Seiß: ...und die Pädagogik auch. Bei den Hauptaufgaben des Staates – zeitgemäße Bildung, leistbare Gesundheit, menschenwürdige Altersversorgung – herrscht fortwährendes Politikversagen. Über all dem steht dann auch noch die katastrophale Ignoranz gegenüber dem Problem der nächsten Generationen: dem Klimawandel.

An den Unis wurde dafür protestiert, dass jeder studieren soll, was er will. Ihre Meinung?

Seiß: Ich sehe das Studium sehr wohl auch als Möglichkeit der Selbstentfaltung. Wenn die Universitäten gute Studienbedingungen für alle bieten, finde ich es vertretbar, wenn dafür sozial verträgliche Gebühren eingehoben werden. Immerhin war ein Kindergartenplatz in Wien bis vor Kurzem deutlich teurer als ein Studienplatz. Dass es seit der Kindergartenpflicht für Fünfjährige zu wenige Betreuungsplätze in dieser Stadt gibt, ist genauso ein politisches Armutszeugnis wie die Zustände an manchen Fakultäten.

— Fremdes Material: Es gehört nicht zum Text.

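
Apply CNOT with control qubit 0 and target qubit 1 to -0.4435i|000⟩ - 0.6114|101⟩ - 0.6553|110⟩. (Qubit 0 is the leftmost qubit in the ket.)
-0.4435i|000⟩ - 0.6553|100⟩ - 0.6114|111⟩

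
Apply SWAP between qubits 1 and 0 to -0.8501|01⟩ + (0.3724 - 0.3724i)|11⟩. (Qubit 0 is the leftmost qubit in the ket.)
-0.8501|10⟩ + (0.3724 - 0.3724i)|11⟩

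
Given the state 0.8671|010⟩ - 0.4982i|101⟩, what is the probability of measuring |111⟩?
0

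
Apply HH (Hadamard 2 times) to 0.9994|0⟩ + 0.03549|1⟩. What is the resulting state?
0.9994|0⟩ + 0.03549|1⟩

H² = I, so an even number of Hadamards cancels: H^2 = I and the state is unchanged.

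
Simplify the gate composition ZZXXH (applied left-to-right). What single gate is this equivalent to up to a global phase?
H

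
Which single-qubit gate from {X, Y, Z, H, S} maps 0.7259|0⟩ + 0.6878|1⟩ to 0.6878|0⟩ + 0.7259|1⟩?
X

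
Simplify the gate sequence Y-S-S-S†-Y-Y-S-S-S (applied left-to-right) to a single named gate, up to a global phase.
Y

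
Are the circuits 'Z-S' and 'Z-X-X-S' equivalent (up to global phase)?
Yes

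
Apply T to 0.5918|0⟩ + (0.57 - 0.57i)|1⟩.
0.5918|0⟩ + 0.8061|1⟩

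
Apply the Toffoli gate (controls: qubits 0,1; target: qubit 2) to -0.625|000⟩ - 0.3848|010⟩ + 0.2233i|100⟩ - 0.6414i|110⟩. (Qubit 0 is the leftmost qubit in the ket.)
-0.625|000⟩ - 0.3848|010⟩ + 0.2233i|100⟩ - 0.6414i|111⟩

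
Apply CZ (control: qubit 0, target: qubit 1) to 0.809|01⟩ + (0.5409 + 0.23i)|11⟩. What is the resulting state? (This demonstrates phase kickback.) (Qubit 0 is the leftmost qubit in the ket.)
0.809|01⟩ + (-0.5409 - 0.23i)|11⟩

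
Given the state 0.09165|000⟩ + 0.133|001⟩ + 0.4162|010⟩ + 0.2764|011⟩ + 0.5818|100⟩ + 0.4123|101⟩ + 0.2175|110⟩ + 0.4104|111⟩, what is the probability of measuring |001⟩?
0.01769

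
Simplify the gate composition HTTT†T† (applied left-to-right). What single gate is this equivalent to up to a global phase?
H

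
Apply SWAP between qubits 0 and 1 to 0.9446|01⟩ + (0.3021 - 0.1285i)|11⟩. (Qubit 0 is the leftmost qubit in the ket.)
0.9446|10⟩ + (0.3021 - 0.1285i)|11⟩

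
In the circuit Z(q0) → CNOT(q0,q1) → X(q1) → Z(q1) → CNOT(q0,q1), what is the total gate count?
5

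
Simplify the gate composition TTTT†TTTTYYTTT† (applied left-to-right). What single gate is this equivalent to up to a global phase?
T†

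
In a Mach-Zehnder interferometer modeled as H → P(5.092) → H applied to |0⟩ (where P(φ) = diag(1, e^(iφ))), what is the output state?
(0.6853 - 0.4644i)|0⟩ + (0.3147 + 0.4644i)|1⟩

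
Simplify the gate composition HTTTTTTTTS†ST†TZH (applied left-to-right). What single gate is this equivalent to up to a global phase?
X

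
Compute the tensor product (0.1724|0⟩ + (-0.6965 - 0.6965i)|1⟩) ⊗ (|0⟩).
0.1724|00⟩ + (-0.6965 - 0.6965i)|10⟩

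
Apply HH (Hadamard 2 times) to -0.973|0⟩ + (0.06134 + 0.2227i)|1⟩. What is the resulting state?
-0.973|0⟩ + (0.06134 + 0.2227i)|1⟩

H² = I, so an even number of Hadamards cancels: H^2 = I and the state is unchanged.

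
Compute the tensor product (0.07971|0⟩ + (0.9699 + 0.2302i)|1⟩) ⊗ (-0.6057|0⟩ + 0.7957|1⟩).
-0.04828|00⟩ + 0.06343|01⟩ + (-0.5875 - 0.1394i)|10⟩ + (0.7717 + 0.1832i)|11⟩

amp(|b₁b₂…⟩) = product of the factor amplitudes for bits b₁, b₂, …; only kets whose every factor amplitude is nonzero survive.
|00⟩: (0.07971)(-0.6057) = -0.04828
|01⟩: (0.07971)(0.7957) = 0.06343
|10⟩: (0.9699 + 0.2302i)(-0.6057) = (-0.5875 - 0.1394i)
|11⟩: (0.9699 + 0.2302i)(0.7957) = (0.7717 + 0.1832i)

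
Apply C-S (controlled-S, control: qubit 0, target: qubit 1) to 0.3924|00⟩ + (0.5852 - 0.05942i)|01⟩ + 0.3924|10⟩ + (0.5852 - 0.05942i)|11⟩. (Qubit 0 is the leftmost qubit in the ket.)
0.3924|00⟩ + (0.5852 - 0.05942i)|01⟩ + 0.3924|10⟩ + (0.05942 + 0.5852i)|11⟩

C-S leaves the control-|0⟩ kets |00⟩, |01⟩ unchanged and applies S to qubit 1 on the control-|1⟩ pair (|10⟩, |11⟩).
S = [[1, 0], [0, i]].
With a = amp(|10⟩) = 0.3924 and b = amp(|11⟩) = (0.5852 - 0.05942i):
new amp(|10⟩) = (1)·a = 0.3924
new amp(|11⟩) = (i)·b = (0.05942 + 0.5852i)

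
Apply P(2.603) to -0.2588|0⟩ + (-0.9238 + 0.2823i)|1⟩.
-0.2588|0⟩ + (0.6482 - 0.7162i)|1⟩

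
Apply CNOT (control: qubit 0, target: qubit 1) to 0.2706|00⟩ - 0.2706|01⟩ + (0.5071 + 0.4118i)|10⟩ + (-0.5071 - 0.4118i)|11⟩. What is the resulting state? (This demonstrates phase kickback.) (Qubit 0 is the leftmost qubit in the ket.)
0.2706|00⟩ - 0.2706|01⟩ + (-0.5071 - 0.4118i)|10⟩ + (0.5071 + 0.4118i)|11⟩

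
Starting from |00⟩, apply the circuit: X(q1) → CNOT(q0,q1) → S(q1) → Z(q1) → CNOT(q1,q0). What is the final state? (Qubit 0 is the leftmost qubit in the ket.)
-i|11⟩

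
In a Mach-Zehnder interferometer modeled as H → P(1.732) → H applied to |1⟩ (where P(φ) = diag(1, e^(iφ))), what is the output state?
(0.5803 - 0.4935i)|0⟩ + (0.4197 + 0.4935i)|1⟩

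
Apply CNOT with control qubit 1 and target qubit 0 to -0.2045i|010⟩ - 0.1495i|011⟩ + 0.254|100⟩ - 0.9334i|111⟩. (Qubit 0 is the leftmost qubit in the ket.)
-0.9334i|011⟩ + 0.254|100⟩ - 0.2045i|110⟩ - 0.1495i|111⟩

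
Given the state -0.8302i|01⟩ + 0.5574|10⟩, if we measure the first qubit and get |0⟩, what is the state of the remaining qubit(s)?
-i|1⟩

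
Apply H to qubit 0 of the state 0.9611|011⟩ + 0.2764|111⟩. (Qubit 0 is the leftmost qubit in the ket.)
0.875|011⟩ + 0.4842|111⟩

H on qubit 0 mixes each pair of kets that differ only in qubit 0: amplitudes (a, b) of (|…0…⟩, |…1…⟩) become ((a + b)/√2, (a − b)/√2). Kets absent from the input have amplitude 0.
(|011⟩, |111⟩): (a, b) = (0.9611, 0.2764) → (0.875, 0.4842)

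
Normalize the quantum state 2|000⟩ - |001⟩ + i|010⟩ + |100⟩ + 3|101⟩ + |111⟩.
0.4851|000⟩ - 0.2425|001⟩ + 0.2425i|010⟩ + 0.2425|100⟩ + 0.7276|101⟩ + 0.2425|111⟩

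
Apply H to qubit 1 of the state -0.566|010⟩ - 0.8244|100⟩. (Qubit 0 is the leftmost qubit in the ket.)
-0.4002|000⟩ + 0.4002|010⟩ - 0.5829|100⟩ - 0.5829|110⟩

H on qubit 1 mixes each pair of kets that differ only in qubit 1: amplitudes (a, b) of (|…0…⟩, |…1…⟩) become ((a + b)/√2, (a − b)/√2). Kets absent from the input have amplitude 0.
(|000⟩, |010⟩): (a, b) = (0, -0.566) → (-0.4002, 0.4002)
(|100⟩, |110⟩): (a, b) = (-0.8244, 0) → (-0.5829, -0.5829)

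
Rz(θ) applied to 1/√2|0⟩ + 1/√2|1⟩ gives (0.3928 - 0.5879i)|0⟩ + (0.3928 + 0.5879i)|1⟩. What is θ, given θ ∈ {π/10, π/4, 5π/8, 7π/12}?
5π/8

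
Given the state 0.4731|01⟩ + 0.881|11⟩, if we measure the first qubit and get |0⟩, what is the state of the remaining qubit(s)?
|1⟩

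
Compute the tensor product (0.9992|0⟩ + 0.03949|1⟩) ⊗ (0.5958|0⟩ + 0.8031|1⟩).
0.5953|00⟩ + 0.8025|01⟩ + 0.02353|10⟩ + 0.03171|11⟩

amp(|b₁b₂…⟩) = product of the factor amplitudes for bits b₁, b₂, …; only kets whose every factor amplitude is nonzero survive.
|00⟩: (0.9992)(0.5958) = 0.5953
|01⟩: (0.9992)(0.8031) = 0.8025
|10⟩: (0.03949)(0.5958) = 0.02353
|11⟩: (0.03949)(0.8031) = 0.03171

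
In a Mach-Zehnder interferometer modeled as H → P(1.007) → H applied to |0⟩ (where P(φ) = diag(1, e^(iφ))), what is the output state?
(0.7672 + 0.4226i)|0⟩ + (0.2328 - 0.4226i)|1⟩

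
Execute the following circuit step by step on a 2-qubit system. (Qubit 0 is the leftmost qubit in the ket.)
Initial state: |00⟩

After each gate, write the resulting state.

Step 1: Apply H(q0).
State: 1/√2|00⟩ + 1/√2|10⟩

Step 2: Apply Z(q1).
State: 1/√2|00⟩ + 1/√2|10⟩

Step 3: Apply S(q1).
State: 1/√2|00⟩ + 1/√2|10⟩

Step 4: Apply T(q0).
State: 1/√2|00⟩ + (1/2 + (1/2)i)|10⟩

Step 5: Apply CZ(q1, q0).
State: 1/√2|00⟩ + (1/2 + (1/2)i)|10⟩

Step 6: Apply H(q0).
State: (0.8536 + (1/√8)i)|00⟩ + (0.1464 - (1/√8)i)|10⟩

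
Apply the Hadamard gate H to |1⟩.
1/√2|0⟩ - 1/√2|1⟩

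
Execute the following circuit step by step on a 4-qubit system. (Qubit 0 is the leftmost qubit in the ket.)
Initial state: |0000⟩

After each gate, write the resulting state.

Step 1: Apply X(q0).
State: |1000⟩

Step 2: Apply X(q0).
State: |0000⟩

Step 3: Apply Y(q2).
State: i|0010⟩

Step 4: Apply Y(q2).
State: |0000⟩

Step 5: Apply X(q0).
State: |1000⟩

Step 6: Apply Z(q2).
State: |1000⟩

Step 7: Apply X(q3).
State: |1001⟩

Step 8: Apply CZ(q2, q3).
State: |1001⟩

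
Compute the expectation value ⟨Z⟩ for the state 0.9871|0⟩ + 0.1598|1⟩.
0.9488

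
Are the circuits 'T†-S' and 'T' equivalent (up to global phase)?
Yes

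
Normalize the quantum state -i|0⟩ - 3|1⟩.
-0.3162i|0⟩ - 0.9487|1⟩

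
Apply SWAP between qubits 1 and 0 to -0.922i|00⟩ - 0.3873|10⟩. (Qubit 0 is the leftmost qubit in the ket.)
-0.922i|00⟩ - 0.3873|01⟩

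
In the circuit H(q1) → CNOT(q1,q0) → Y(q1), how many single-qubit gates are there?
2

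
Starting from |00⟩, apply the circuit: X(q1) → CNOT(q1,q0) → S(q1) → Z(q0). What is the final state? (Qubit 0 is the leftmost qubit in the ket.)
-i|11⟩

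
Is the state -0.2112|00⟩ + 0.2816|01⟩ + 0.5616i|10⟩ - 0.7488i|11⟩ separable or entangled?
Separable

Writing the state as a|00⟩ + b|01⟩ + c|10⟩ + d|11⟩, it is a product state iff ad − bc = 0.
Here (a, b, c, d) = (-0.2112, 0.2816, 0.5616i, -0.7488i): ad − bc = (-0.2112)(-0.7488i) − (0.2816)(0.5616i) = 0, so the state is separable.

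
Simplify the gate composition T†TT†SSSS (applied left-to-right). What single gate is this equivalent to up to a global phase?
T†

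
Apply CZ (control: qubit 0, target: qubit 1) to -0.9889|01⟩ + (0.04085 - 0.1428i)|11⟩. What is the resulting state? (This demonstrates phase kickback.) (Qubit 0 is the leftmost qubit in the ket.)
-0.9889|01⟩ + (-0.04085 + 0.1428i)|11⟩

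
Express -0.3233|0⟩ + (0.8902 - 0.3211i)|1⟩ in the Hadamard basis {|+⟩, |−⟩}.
(0.4009 - 0.2271i)|+⟩ + (-0.8581 + 0.2271i)|−⟩

With |ψ⟩ = α|0⟩ + β|1⟩, the Hadamard-basis coefficients are ⟨+|ψ⟩ = (α + β)/√2 and ⟨−|ψ⟩ = (α − β)/√2.
Here α = -0.3233, β = (0.8902 - 0.3211i): (α + β)/√2 = (0.4009 - 0.2271i), (α − β)/√2 = (-0.8581 + 0.2271i).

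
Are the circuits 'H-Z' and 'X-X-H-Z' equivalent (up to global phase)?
Yes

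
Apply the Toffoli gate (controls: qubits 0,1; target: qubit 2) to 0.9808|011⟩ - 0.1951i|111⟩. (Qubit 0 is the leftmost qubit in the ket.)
0.9808|011⟩ - 0.1951i|110⟩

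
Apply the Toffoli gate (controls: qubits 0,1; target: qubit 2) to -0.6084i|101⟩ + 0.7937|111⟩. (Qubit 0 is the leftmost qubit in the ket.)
-0.6084i|101⟩ + 0.7937|110⟩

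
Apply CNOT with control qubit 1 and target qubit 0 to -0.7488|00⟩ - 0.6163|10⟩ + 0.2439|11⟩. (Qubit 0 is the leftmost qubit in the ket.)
-0.7488|00⟩ + 0.2439|01⟩ - 0.6163|10⟩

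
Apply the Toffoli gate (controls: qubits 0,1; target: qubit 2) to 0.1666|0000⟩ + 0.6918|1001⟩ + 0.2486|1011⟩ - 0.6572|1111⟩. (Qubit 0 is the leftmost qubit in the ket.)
0.1666|0000⟩ + 0.6918|1001⟩ + 0.2486|1011⟩ - 0.6572|1101⟩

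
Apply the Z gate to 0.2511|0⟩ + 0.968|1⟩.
0.2511|0⟩ - 0.968|1⟩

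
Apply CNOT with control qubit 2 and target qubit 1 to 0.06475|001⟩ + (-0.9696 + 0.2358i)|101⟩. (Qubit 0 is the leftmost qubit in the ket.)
0.06475|011⟩ + (-0.9696 + 0.2358i)|111⟩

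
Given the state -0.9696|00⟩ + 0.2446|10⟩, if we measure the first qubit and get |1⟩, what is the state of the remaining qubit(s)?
|0⟩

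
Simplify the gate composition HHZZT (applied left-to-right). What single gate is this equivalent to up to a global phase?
T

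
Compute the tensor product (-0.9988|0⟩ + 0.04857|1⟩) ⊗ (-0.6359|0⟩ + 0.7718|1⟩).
0.6351|00⟩ - 0.7709|01⟩ - 0.03089|10⟩ + 0.03749|11⟩

amp(|b₁b₂…⟩) = product of the factor amplitudes for bits b₁, b₂, …; only kets whose every factor amplitude is nonzero survive.
|00⟩: (-0.9988)(-0.6359) = 0.6351
|01⟩: (-0.9988)(0.7718) = -0.7709
|10⟩: (0.04857)(-0.6359) = -0.03089
|11⟩: (0.04857)(0.7718) = 0.03749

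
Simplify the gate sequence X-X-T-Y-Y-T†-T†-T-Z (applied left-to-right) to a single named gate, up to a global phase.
Z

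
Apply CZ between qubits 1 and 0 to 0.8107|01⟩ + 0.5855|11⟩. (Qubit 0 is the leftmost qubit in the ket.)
0.8107|01⟩ - 0.5855|11⟩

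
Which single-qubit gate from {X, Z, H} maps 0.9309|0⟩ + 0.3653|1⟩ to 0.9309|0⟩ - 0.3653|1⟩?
Z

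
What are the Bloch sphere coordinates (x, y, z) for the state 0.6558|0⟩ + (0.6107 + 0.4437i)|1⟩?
(0.801, 0.582, -0.1398)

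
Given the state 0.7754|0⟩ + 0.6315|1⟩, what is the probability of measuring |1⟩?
0.3988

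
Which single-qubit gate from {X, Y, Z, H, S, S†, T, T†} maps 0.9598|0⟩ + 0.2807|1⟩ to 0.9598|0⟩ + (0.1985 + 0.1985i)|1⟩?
T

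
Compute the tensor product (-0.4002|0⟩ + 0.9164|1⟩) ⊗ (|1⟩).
-0.4002|01⟩ + 0.9164|11⟩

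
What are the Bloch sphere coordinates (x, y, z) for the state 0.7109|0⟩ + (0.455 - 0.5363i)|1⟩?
(0.6469, -0.7625, 0.01074)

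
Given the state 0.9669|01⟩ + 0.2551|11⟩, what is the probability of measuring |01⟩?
0.9349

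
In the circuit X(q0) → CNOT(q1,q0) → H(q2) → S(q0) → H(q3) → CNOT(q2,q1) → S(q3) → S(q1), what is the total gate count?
8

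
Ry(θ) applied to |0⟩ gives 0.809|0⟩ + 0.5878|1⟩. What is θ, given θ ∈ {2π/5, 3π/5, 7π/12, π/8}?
2π/5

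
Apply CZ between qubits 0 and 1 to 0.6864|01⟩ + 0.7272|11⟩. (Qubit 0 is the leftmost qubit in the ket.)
0.6864|01⟩ - 0.7272|11⟩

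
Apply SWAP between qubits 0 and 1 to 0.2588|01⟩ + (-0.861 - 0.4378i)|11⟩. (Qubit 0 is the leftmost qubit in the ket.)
0.2588|10⟩ + (-0.861 - 0.4378i)|11⟩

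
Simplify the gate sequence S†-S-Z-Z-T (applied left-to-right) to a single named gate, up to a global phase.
T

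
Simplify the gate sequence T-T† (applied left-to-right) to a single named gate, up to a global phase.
I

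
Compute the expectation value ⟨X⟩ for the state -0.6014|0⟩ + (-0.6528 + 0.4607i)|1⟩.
0.7852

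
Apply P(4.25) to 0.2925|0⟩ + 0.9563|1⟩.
0.2925|0⟩ + (-0.4266 - 0.8559i)|1⟩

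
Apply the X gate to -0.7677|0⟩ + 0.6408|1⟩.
0.6408|0⟩ - 0.7677|1⟩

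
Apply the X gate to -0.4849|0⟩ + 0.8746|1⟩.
0.8746|0⟩ - 0.4849|1⟩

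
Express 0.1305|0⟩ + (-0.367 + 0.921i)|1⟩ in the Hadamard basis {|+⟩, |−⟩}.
(-0.1672 + 0.6512i)|+⟩ + (0.3518 - 0.6512i)|−⟩

With |ψ⟩ = α|0⟩ + β|1⟩, the Hadamard-basis coefficients are ⟨+|ψ⟩ = (α + β)/√2 and ⟨−|ψ⟩ = (α − β)/√2.
Here α = 0.1305, β = (-0.367 + 0.921i): (α + β)/√2 = (-0.1672 + 0.6512i), (α − β)/√2 = (0.3518 - 0.6512i).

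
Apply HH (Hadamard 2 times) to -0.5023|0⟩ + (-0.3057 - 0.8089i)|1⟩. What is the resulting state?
-0.5023|0⟩ + (-0.3057 - 0.8089i)|1⟩

H² = I, so an even number of Hadamards cancels: H^2 = I and the state is unchanged.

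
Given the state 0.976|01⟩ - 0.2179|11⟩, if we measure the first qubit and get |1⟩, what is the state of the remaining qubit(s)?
-|1⟩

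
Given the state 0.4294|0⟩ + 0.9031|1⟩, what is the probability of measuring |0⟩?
0.1844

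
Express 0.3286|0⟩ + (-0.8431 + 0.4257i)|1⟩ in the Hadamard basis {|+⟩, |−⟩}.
(-0.3638 + 0.301i)|+⟩ + (0.8285 - 0.301i)|−⟩

With |ψ⟩ = α|0⟩ + β|1⟩, the Hadamard-basis coefficients are ⟨+|ψ⟩ = (α + β)/√2 and ⟨−|ψ⟩ = (α − β)/√2.
Here α = 0.3286, β = (-0.8431 + 0.4257i): (α + β)/√2 = (-0.3638 + 0.301i), (α − β)/√2 = (0.8285 - 0.301i).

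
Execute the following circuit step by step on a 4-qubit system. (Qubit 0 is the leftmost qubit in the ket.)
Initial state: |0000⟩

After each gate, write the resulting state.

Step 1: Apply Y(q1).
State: i|0100⟩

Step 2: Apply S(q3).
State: i|0100⟩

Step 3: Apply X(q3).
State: i|0101⟩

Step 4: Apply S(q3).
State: -|0101⟩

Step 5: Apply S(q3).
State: -i|0101⟩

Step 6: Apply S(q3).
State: |0101⟩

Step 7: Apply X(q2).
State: |0111⟩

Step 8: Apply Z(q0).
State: |0111⟩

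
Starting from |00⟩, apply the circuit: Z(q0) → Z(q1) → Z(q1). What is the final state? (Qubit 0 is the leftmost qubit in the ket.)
|00⟩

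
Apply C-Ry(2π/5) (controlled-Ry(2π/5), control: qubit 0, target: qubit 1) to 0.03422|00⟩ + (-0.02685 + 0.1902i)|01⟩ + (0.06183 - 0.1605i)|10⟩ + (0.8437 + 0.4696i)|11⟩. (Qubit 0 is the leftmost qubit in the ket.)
0.03422|00⟩ + (-0.02685 + 0.1902i)|01⟩ + (-0.4459 - 0.4059i)|10⟩ + (0.7189 + 0.2856i)|11⟩

C-Ry(2π/5) leaves the control-|0⟩ kets |00⟩, |01⟩ unchanged and applies Ry(2π/5) to qubit 1 on the control-|1⟩ pair (|10⟩, |11⟩).
Ry(2π/5) = [[cos(θ/2), −sin(θ/2)], [sin(θ/2), cos(θ/2)]]; θ = 2π/5, cos(θ/2) ≈ 0.809017, sin(θ/2) ≈ 0.587785.
With a = amp(|10⟩) = (0.06183 - 0.1605i) and b = amp(|11⟩) = (0.8437 + 0.4696i):
new amp(|10⟩) = (0.809017)·a + (-0.587785)·b = (-0.4459 - 0.4059i)
new amp(|11⟩) = (0.587785)·a + (0.809017)·b = (0.7189 + 0.2856i)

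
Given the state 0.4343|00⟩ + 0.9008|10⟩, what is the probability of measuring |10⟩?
0.8114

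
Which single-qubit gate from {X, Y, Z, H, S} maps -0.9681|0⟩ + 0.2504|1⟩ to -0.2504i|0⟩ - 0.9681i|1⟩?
Y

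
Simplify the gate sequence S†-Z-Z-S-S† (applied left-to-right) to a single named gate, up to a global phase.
S†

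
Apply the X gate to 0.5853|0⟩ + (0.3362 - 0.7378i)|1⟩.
(0.3362 - 0.7378i)|0⟩ + 0.5853|1⟩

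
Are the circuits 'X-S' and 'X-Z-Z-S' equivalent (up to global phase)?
Yes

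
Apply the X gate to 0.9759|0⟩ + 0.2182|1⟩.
0.2182|0⟩ + 0.9759|1⟩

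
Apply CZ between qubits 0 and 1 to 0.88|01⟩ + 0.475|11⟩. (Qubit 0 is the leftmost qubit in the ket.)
0.88|01⟩ - 0.475|11⟩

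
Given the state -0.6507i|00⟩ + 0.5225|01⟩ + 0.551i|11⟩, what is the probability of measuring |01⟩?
0.273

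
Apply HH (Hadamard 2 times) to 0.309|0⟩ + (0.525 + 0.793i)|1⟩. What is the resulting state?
0.309|0⟩ + (0.525 + 0.793i)|1⟩

H² = I, so an even number of Hadamards cancels: H^2 = I and the state is unchanged.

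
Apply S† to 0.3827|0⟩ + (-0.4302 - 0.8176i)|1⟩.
0.3827|0⟩ + (-0.8176 + 0.4302i)|1⟩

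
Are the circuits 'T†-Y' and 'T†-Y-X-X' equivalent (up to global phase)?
Yes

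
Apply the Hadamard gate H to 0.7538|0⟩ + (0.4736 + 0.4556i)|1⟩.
(0.8679 + 0.3222i)|0⟩ + (0.1981 - 0.3222i)|1⟩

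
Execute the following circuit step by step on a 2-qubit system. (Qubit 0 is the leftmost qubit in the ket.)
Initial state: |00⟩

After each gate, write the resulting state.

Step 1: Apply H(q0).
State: 1/√2|00⟩ + 1/√2|10⟩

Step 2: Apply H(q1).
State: 1/2|00⟩ + 1/2|01⟩ + 1/2|10⟩ + 1/2|11⟩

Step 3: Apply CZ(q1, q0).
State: 1/2|00⟩ + 1/2|01⟩ + 1/2|10⟩ - 1/2|11⟩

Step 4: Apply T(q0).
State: 1/2|00⟩ + 1/2|01⟩ + (1/√8 + (1/√8)i)|10⟩ + (-1/√8 - (1/√8)i)|11⟩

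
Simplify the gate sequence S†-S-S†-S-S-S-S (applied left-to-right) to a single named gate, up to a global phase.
S†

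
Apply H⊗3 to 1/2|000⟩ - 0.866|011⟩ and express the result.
-0.1294|000⟩ + 0.483|001⟩ + 0.483|010⟩ - 0.1294|011⟩ - 0.1294|100⟩ + 0.483|101⟩ + 0.483|110⟩ - 0.1294|111⟩

H⊗3 gives amp(|y⟩) = (1/2√2) Σ_x (−1)^(x·y) amp(|x⟩), where x·y is the number of positions in which both x and y have a 1.
|000⟩: (1/2 - 0.866)/(2√2) = -0.1294
|001⟩: (1/2 + 0.866)/(2√2) = 0.483
|010⟩: (1/2 + 0.866)/(2√2) = 0.483
|011⟩: (1/2 - 0.866)/(2√2) = -0.1294
|100⟩: (1/2 - 0.866)/(2√2) = -0.1294
|101⟩: (1/2 + 0.866)/(2√2) = 0.483
|110⟩: (1/2 + 0.866)/(2√2) = 0.483
|111⟩: (1/2 - 0.866)/(2√2) = -0.1294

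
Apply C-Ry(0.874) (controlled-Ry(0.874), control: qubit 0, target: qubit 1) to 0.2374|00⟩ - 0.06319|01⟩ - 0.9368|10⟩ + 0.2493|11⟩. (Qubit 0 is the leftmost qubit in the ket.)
0.2374|00⟩ - 0.06319|01⟩ - 0.9543|10⟩ - 0.1706|11⟩

C-Ry(0.874) leaves the control-|0⟩ kets |00⟩, |01⟩ unchanged and applies Ry(0.874) to qubit 1 on the control-|1⟩ pair (|10⟩, |11⟩).
Ry(0.874) = [[cos(θ/2), −sin(θ/2)], [sin(θ/2), cos(θ/2)]]; θ = 0.874, cos(θ/2) ≈ 0.906025, sin(θ/2) ≈ 0.423223.
With a = amp(|10⟩) = -0.9368 and b = amp(|11⟩) = 0.2493:
new amp(|10⟩) = (0.906025)·a + (-0.423223)·b = -0.9543
new amp(|11⟩) = (0.423223)·a + (0.906025)·b = -0.1706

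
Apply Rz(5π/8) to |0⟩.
(0.5556 - 0.8315i)|0⟩

Rz(5π/8) = [[e^(−iθ/2), 0], [0, e^(iθ/2)]] with e^(±iθ/2) = cos(θ/2) ± i·sin(θ/2); θ = 5π/8, cos(θ/2) ≈ 0.55557, sin(θ/2) ≈ 0.83147.
With a = amp(|0⟩) = 1 and b = amp(|1⟩) = 0:
new amp(|0⟩) = (0.55557 - 0.83147i)·a = (0.5556 - 0.8315i)
new amp(|1⟩) = (0.55557 + 0.83147i)·b = 0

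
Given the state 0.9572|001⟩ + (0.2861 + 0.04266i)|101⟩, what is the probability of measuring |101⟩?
0.08367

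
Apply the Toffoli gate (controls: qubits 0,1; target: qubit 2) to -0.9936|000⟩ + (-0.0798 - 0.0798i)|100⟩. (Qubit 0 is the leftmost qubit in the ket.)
-0.9936|000⟩ + (-0.0798 - 0.0798i)|100⟩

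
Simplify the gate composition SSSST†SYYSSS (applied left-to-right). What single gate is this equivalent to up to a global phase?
T†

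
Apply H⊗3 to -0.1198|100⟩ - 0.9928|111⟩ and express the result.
-0.3934|000⟩ + 0.3087|001⟩ + 0.3087|010⟩ - 0.3934|011⟩ + 0.3934|100⟩ - 0.3087|101⟩ - 0.3087|110⟩ + 0.3934|111⟩

H⊗3 gives amp(|y⟩) = (1/2√2) Σ_x (−1)^(x·y) amp(|x⟩), where x·y is the number of positions in which both x and y have a 1.
|000⟩: (-0.1198 - 0.9928)/(2√2) = -0.3934
|001⟩: (-0.1198 + 0.9928)/(2√2) = 0.3087
|010⟩: (-0.1198 + 0.9928)/(2√2) = 0.3087
|011⟩: (-0.1198 - 0.9928)/(2√2) = -0.3934
|100⟩: (0.1198 + 0.9928)/(2√2) = 0.3934
|101⟩: (0.1198 - 0.9928)/(2√2) = -0.3087
|110⟩: (0.1198 - 0.9928)/(2√2) = -0.3087
|111⟩: (0.1198 + 0.9928)/(2√2) = 0.3934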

Wie geht's der SPÖ in Ihren Augen?

Seiß: Sie will offenbar die bessere Mittelstandspartei sein. Ich weiß nicht, für welche Werte die SPÖ noch steht. Sie tut jedenfalls wenig Substanzielles für die soziale Unterschicht, die heute natürlich in hohem Maß aus Migranten besteht. Gesellschaftlich bezeichnend ist jedenfalls, dass sich bei uns die Krise der Sozialdemokratie dadurch äußert, dass es nicht wie in Deutschland eine Linkspartei gibt, sondern eineinhalb ultrarechte Parteien.

ZUR PERSON

Reinhard Seiß (39) ist Mitglied des neuen Beirats für Baukultur im Bundeskanzleramt sowie der Deutschen Akademie für Städtebau und Landesplanung. Der Oberösterreicher studierte Raumplanung an der TU Wien, arbeitet als Stadtplaner, Fachpublizist und Dokumentarfilmer in Wien. Seiß schreibt außerdem für deutsche und österreichische Zeitungen (u.a. für das „Presse-Spectrum“), lehrt und hält Vorträge.